Grundsätzlich ja. Sieben Kindergärten und eine zusätzliche Spielstube für Kleinkinder bis drei Jahren stehen zur Verfügung. Dazu gibt es noch seit Sommer 2020 den Kindergarten Prievena in Containern neben dem König-Ludwig-Saal. Die Marktgemeinde ist hier Sachaufwandsträger. Aber diese Übergangslösung soll mit dem Kindergarten in Wildenwart obsolet werden. Dort bauen wir zusammen mit der Gemeinde Frasdorf in interkommunaler Zusammenarbeit eine neue Kinderbetreuungseinrichtung für drei Kindergarten-, zwei Krippen-Gruppen und einen Hort auf einem 5000 Quadratmeter großen Grundstück. Allein der Bau wird nach derzeitigem Stand etwas über sieben Millionen Euro ausmachen. Prien ist auch ein starker Schulstandort: Neben der Franziska-Hager-Grund- und Mittelschule sind hier das Sonderpädagogische Förderzentrum Kampenwandschule, die Kommunale und die Chiemsee-Realschule und neben dem Ludwig-Thoma-Gymnasium auch die Freie Waldorfschule Chiemsee. Und auf dem alten Hartplatz neben der Franziska-Hager-Turnhalle bietet der Kinderhort, der im September 2023 aufgemacht hat, Platz für bis zu 150 Kinder.
Da die Zahl älterer Menschen steigt, muss eine Gemeinde aber auch mehr für die Senioren tun.
Gefühlt reicht unser Angebot noch. Wir haben mehrere Seniorenresidenzen im Ort, und der Neubau vom Caritas Altenheim St. Josef ist in vollem Gange. Dort soll langfristig mehr Platz als vorher für unsere ältesten Mitbürger sein. Neu hinzu kommt hier auch eine Senioren-Tageseinrichtung. Eine in meinen Augen wichtige Einrichtung, denn sie entlastet die pflegenden Angehörigen und bietet den Pflegebedürftigen, Demenzkranken, die dort tagsüber betreut werden, einen schönen Aufenthaltsort. Darüber hinaus bietet das Seniorenprogramm, bei dem sich zehn Damen ehrenamtlich engagieren, älteren Mitbürgern ein buntes abwechslungsreiches Programm, und das seit über 20 Jahren.
Stichwort Geflüchtete und/oder Obdachlose: Können Sie Geflüchtete beziehungsweise Obdachlose unterbringen?
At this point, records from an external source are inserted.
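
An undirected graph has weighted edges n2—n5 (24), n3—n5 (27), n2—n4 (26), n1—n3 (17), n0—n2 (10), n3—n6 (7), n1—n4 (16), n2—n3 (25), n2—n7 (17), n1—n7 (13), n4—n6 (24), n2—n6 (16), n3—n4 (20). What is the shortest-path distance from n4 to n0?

Comparing a few candidate routes:
n4→n2→n0: 26 + 10 = 36
n4→n6→n2→n0: 24 + 16 + 10 = 50
n4→n3→n2→n0: 20 + 25 + 10 = 55
n4→n1→n7→n2→n0: 16 + 13 + 17 + 10 = 56
n4→n3→n6→n2→n0: 20 + 7 + 16 + 10 = 53
Best route has total 36.

36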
Für die Unterbringung von Flüchtlingen ist in erster Linie der Landkreis zuständig; die Gemeinde hat aber ein Grundstück zur Verfügung gestellt. Der Landkreis hat dort einen Modulbau errichtet, im Juli werden dort die ersten Flüchtlinge einziehen. Lange Zeit mussten vorher Geflüchtete in der LTG-Turnhalle unterkommen. Ein unhaltbarer Zustand für alle Beteiligten. Sammelunterkunft steht für ein Bett, ein Spind, mit zwei, drei Personen pro Raum sowie ein Gemeinschaftsbad und -küche. Als die ersten ukrainischen Geflüchteten bei uns eintrafen, haben wir Zweitwohnbesitzer angeschrieben, ob sie ihre Wohnung zur Verfügung stellen – mit einigem Erfolg. Aber generell ist es schwierig, Wohnraum für Geflüchtete zur Verfügung zu stellen.
Wie sieht für Sie Wohnen in Zukunft in Ihrer Gemeinde aus?
Die Insolvenzanmeldung der MARO-Genossenschaft, aber auch die allgemeine Entwicklung in der Bauwirtschaft zeigt, dass jetzt nicht unbedingt die beste Zeit ist, neue Wohnbauprojekte in Angriff zu nehmen. Es ist noch immer eine deutliche Zurückhaltung bei der Entwicklung neuer Bauprojekte zu spüren. Auch sind die Grundstückspreise noch gefühlt zu hoch. Das Bauen in der Zukunft wird deshalb noch mehr Nachverdichtung der bestehenden Siedlungsflächen und vor allem eine Entwicklung in die Höhe mit sich bringen – unabhängig von der Wohnform.
Und zu guter Letzt: Wenn Sie sich persönlich eine Auszeit nehmen, wollen Sie uns Ihren Lieblingsplatz verraten oder haben Sie einen Ausflugtipp?
Ich habe in Prien einen Lieblingsplatz an unserem „Bayerischen Meer“ – wo der ist, wird aber nicht verraten.